Freeze small scones, savoury or sweet, that can be pulled out of the freezer as required

Muffins small or regular freeze well and will be defrosted by morning tea time – we bake a batch each week and freeze them

You will need a “main event"- sandwich, roll, crackers, sushi, rice salad, left over pasta salad or noodles, piece of quiche or pizza from a previous meal, cold sausage or one of my mighty cheese scrolls…

1. Keep treat foods as treats :
Chippies aren’t everyday snacks, they’re occasional or "treat" foods. Yes the kids will moan, but as parents we get to make the nutritional decision’s, not the kids.

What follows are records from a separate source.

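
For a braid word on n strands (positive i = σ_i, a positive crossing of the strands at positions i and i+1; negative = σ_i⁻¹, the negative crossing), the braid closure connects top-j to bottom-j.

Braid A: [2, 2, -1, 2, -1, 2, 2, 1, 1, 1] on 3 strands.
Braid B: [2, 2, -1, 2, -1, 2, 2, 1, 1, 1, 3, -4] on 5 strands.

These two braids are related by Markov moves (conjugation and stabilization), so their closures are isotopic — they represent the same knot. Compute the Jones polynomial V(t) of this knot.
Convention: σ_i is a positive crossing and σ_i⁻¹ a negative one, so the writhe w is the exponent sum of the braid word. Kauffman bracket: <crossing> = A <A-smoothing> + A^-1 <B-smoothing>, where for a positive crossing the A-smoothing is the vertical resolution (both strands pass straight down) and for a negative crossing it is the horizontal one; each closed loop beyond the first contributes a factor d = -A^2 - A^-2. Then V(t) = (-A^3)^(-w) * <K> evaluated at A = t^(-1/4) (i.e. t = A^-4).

Markov-equivalent braids have isotopic closures, hence identical knot invariants. Strip the Markov moves from each word to reach a common short braid β, then compute V(t) once on β.
Braid A: s2 s2 s1^-1 s2 s1^-1 s2 s2 s1 s1 s1 on 3 strands has no conjugating prefix/suffix or stabilization to strip; take β = s2 s2 s1^-1 s2 s1^-1 s2 s2 s1 s1 s1.
Braid B: s2 s2 s1^-1 s2 s1^-1 s2 s2 s1 s1 s1 s3 s4^-1 on 5 strands reduces by inverse Markov moves (closure unchanged at each step):
  Destabilize: the word has the form β·s4^-1 where s4^-1 occurs only as the final letter (β ∈ B_4); drop it and the last strand → 4 strands.
  Destabilize: the word has the form β·s3 where s3 occurs only as the final letter (β ∈ B_3); drop it and the last strand → 3 strands.
Reduced to β = s2 s2 s1^-1 s2 s1^-1 s2 s2 s1 s1 s1 on 3 strands, 10 crossings.
Both give the same β = s2 s2 s1^-1 s2 s1^-1 s2 s2 s1 s1 s1 on 3 strands, so one state sum suffices:
Braid: s2 s2 s1^-1 s2 s1^-1 s2 s2 s1 s1 s1 on 3 strands, 10 crossings.
Writhe w = (#positive) - (#negative) = 8 - 2 = 6.
Computing the Kauffman bracket via state sum. There are 2^10 = 1024 states.
Each crossing splits two ways (0=vertical, 1=horizontal). The state's weight is A^(#A-smoothings - #B-smoothings) * d^(loops - 1).
Tabulate the states by total A-exponent and number of loops L (A-exp: L × count):
  A^10: L=3 ×1
  A^8: L=2 ×7, L=4 ×3
  A^6: L=1 ×14, L=3 ×28, L=5 ×3
  A^4: L=2 ×88, L=4 ×31, L=6 ×1
  A^2: L=1 ×63, L=3 ×133, L=5 ×14
  A^0: L=2 ×159, L=4 ×91, L=6 ×2
  A^-2: L=3 ×180, L=5 ×30
  A^-4: L=4 ×116, L=6 ×4
  A^-6: L=5 ×45
  A^-8: L=6 ×10
  A^-10: L=7 ×1
Each group contributes A^e * Σ count * d^(L-1):
Powers of d = -A^2 - A^-2: d^2 = A^4 + 2 + A^-4; d^3 = -A^6 - 3*A^2 - 3*A^-2 - A^-6; d^4 = A^8 + 4*A^4 + 6 + 4*A^-4 + A^-8; d^5 = -A^10 - 5*A^6 - 10*A^2 - 10*A^-2 - 5*A^-6 - A^-10; d^6 = A^12 + 6*A^8 + 15*A^4 + 20 + 15*A^-4 + 6*A^-8 + A^-12.
  A^10 * (d^2) = A^14 + 2*A^10 + A^6
  A^8 * (7*d + 3*d^3) = -3*A^14 - 16*A^10 - 16*A^6 - 3*A^2
  A^6 * (14 + 28*d^2 + 3*d^4) = 3*A^14 + 40*A^10 + 88*A^6 + 40*A^2 + 3*A^-2
  A^4 * (88*d + 31*d^3 + d^5) = -A^14 - 36*A^10 - 191*A^6 - 191*A^2 - 36*A^-2 - A^-6
  A^2 * (63 + 133*d^2 + 14*d^4) = 14*A^10 + 189*A^6 + 413*A^2 + 189*A^-2 + 14*A^-6
  A^0 * (159*d + 91*d^3 + 2*d^5) = -2*A^10 - 101*A^6 - 452*A^2 - 452*A^-2 - 101*A^-6 - 2*A^-10
  A^-2 * (180*d^2 + 30*d^4) = 30*A^6 + 300*A^2 + 540*A^-2 + 300*A^-6 + 30*A^-10
  A^-4 * (116*d^3 + 4*d^5) = -4*A^6 - 136*A^2 - 388*A^-2 - 388*A^-6 - 136*A^-10 - 4*A^-14
  A^-6 * (45*d^4) = 45*A^2 + 180*A^-2 + 270*A^-6 + 180*A^-10 + 45*A^-14
  A^-8 * (10*d^5) = -10*A^2 - 50*A^-2 - 100*A^-6 - 100*A^-10 - 50*A^-14 - 10*A^-18
  A^-10 * (d^6) = A^2 + 6*A^-2 + 15*A^-6 + 20*A^-10 + 15*A^-14 + 6*A^-18 + A^-22
Summing the groups: <K> = 2*A^10 - 4*A^6 + 7*A^2 - 8*A^-2 + 9*A^-6 - 8*A^-10 + 6*A^-14 - 4*A^-18 + A^-22
Normalise by the writhe: (-A^3)^(-w) = (-A^3)^(-6) = A^-18, so f(A) = A^-18 * <K> = 2*A^-8 - 4*A^-12 + 7*A^-16 - 8*A^-20 + 9*A^-24 - 8*A^-28 + 6*A^-32 - 4*A^-36 + A^-40.
Substitute A = t^(-1/4), i.e. A^e → t^(-e/4): V(t) = t^10 - 4*t^9 + 6*t^8 - 8*t^7 + 9*t^6 - 8*t^5 + 7*t^4 - 4*t^3 + 2*t^2

Answer: t^10 - 4*t^9 + 6*t^8 - 8*t^7 + 9*t^6 - 8*t^5 + 7*t^4 - 4*t^3 + 2*t^2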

2. Use bribery and corruption :
If they’ve eaten their lunch properly all week, done their homework and learned the spelling words (or whatever is important that week) they can choose a treat to include in the lunch box once a week.

3. Keep it simple :
Adults are attracted to complicated sandwich fillings, kids often aren’t. Particularly if the filling makes the sandwich soggy. Instead of a big fat juicy ham and salad sandwich try a simple ham sandwich, then pack cherry tomatoes and some carrot sticks or snow peas to eat separately.

4. Keep portions small:
Marketers understand that kids love little portions so they package accordingly. Use small reusable containers and bags for kid size snacks. Older kids can stuff a small portion in their pocket to eat while they amble around chatting.

5. Include some of the 5 a day in little portions:
Raisins or dried apricots, grapes or strawberries, baby carrots or bean sprouts. Natural nibbly things. Avoid large apples, whole oranges and bananas – they’re all too often left uneaten as they take too long, interfering with playtime/socialising.

6. Talk about healthy choices :
They’ll begin to notice and talk about who has a healthy lunch and who doesn’t. That doesn’t mean they won’t still moan or “forget" to eat theirs.